During the televoting for tonight’s final, for example, one user on Twitter reported that the number for Armenia had apparently been omitted from the simultaneous retransmission in Azerbaijan.
Armenia’s broadcast was not without its problems either, with tweets indicating that the signal dropped for unknown reasons during Azerbaijan’s turn to announce the results of its vote live on air. Although there is nothing to suggest that this was anything other than a technical problem, some in Armenia gleefully wondered if the glitch was deliberate. True, there is nothing to suggest that it wasn’t at time of writing, but anyway.
Regardless, it didn’t end there, with Armenia firing the final salvo at Azerbaijan in the form of its presenter, last year’s entrant Sirusho, who used the opportunity to display a photograph of the offending monument which probably started the whole spat in the first place. Indicating that the action had been coordinated at the highest levels, a huge LCD screen in Yerevan’s Republic Square was shown carrying the image behind the singer.
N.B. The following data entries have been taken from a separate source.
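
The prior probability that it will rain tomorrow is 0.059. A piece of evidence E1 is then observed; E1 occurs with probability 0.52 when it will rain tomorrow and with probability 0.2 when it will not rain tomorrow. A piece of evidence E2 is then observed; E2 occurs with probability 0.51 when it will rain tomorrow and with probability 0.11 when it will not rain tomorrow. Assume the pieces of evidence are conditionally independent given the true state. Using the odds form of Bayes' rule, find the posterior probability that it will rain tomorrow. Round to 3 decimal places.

Posterior probability ≈ 0.430

Prior odds = 0.059/(1−0.059) = 0.062699.
Likelihood ratio for E1 = 0.52/0.2 = 2.6000.
Likelihood ratio for E2 = 0.51/0.11 = 4.6364.
Posterior odds = prior odds × LR₁ × LR₂ = 0.75581.
Posterior probability = odds/(1+odds) = 0.75581/1.7558 = 0.430.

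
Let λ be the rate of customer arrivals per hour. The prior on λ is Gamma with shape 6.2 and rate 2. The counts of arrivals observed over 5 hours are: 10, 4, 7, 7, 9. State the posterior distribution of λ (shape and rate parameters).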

Naturally, many Armenians were delighted, and not least because it probably softened the blow of finishing well below Azerbaijan when all the votes were in and the final results announced.
All petty bickering, perhaps, but as the number of tweets on both the Armenian and Azeri entries skyrocketed enough to be featured as a Twitter trend, some initially feared the worst.
User BobKazak wasn’t far off the mark, of course, and while music lovers everywhere can now sigh in relief that Eurovision has been and finally gone, local media, forums and blogs in both countries will likely continue the war of words over the coming days and weeks. Meanwhile, the rest of the world will move on unaware and oblivious to the somewhat simplistic ethnic politics at play in an event as mediocre and insignificant as Eurovision.
"I really thought that the picture the Armenian presenter was showing was the Easter Island statues," said one tweet after the competition had ended, while others might simply wonder if the television stations of both republics will ever be as active in actually preparing their respective populations for peace. For now, however, the likelihood of that ever happening seems as far away as ever.